“It’s My Own Damn Fault; or Is It?” Alcohol and the Assignment of Blame in Mid-19th-Century Maritime Songs and Poems

Saturday, January 4, 2020: 10:50 AM
Concourse H (New York Hilton)
Stephen N. Sanfilippo, Maine Maritime Academy
Many nineteenth century seamen’s songs praise consumption of alcohol. Naval victory ballads often end with a toast by the victors, and sometimes include the sharing of liquor with the vanquished. Jack-Back-in-Port ditties also sing the praise of alcohol. This paper will give only passing attention to such songs. Instead, attention will be given to those seamen’s songs, and temperance reformers’ poems, in which alcohol consumption leads to disaster. Such songs and poems always involve the placing of blame. This placement is often not what might be expected, and is frequently complex and illusive. In seamen’s songs it involves concepts of masculinity, masculine fellowship, women as objects and as manipulators, persons of rank as exploiters, and the rejection of any or acceptance of all responsibility. Temperance poems are also complex. Although sometimes clearly “Christian,” they sometimes involve appeals to the “masculinity” of self-control and personal achievement, to the “feminine” safety of home, and to the manly calling of seamanship.

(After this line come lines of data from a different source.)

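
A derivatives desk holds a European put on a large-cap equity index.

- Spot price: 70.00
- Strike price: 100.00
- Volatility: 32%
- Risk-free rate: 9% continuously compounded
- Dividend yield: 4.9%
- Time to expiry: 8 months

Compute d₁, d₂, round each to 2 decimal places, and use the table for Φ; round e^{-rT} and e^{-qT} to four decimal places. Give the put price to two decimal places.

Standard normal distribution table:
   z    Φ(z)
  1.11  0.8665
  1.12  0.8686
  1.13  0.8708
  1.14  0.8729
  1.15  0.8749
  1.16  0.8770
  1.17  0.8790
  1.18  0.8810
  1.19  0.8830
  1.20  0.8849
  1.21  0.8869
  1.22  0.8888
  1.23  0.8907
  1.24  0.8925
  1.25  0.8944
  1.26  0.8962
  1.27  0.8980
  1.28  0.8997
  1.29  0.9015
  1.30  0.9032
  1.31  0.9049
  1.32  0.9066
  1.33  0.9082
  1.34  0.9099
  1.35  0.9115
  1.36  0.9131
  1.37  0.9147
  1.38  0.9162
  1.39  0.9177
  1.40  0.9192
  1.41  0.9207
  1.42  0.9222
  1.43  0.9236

27.43

σ√T = 0.32 × 0.8165 = 0.2613
d₁ = [ln(70/100) + (0.09 − 0.049 + ½·0.32²)·0.6667] / (σ√T) = (-0.3567 + 0.0615) / 0.2613 = -1.1299 ⇒ -1.13
d₂ = -1.1299 − 0.2613 = -1.3911 ⇒ -1.39
exp(−qT) = exp(−0.049·0.6667) = 0.9679;  exp(−rT) = exp(−0.09·0.6667) = 0.9418
N(−d₂) = N(1.39) = 0.9177;  N(−d₁) = N(1.13) = 0.8708
P = 100·0.9418·0.9177 − 70·0.9679·0.8708 = 86.4290 − 58.9993 = 27.4297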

Sources for this paper will include several published collections of songs documents as being sung by seamen of the nineteenth century, including Stan Hugill’s Shanties from the Seven Seas, Gale Huntington’s Songs the Whalemen Sang, William Main Doerflinger’s Songs of the Sailor and Lumberman, and Roy Palmer’s Oxford Book of Sea Songs. Temperance poetry and songs will be as found in mid-nineteenth century editions of The Friend of Temperance and the Seaman, published by the Christian mission at Honolulu, and other Christian tracts aimed at seamen. Use will also be made of the nearly 100 songs found in journals of 1840s whalemen out of Sag Harbor and Greenport, New York.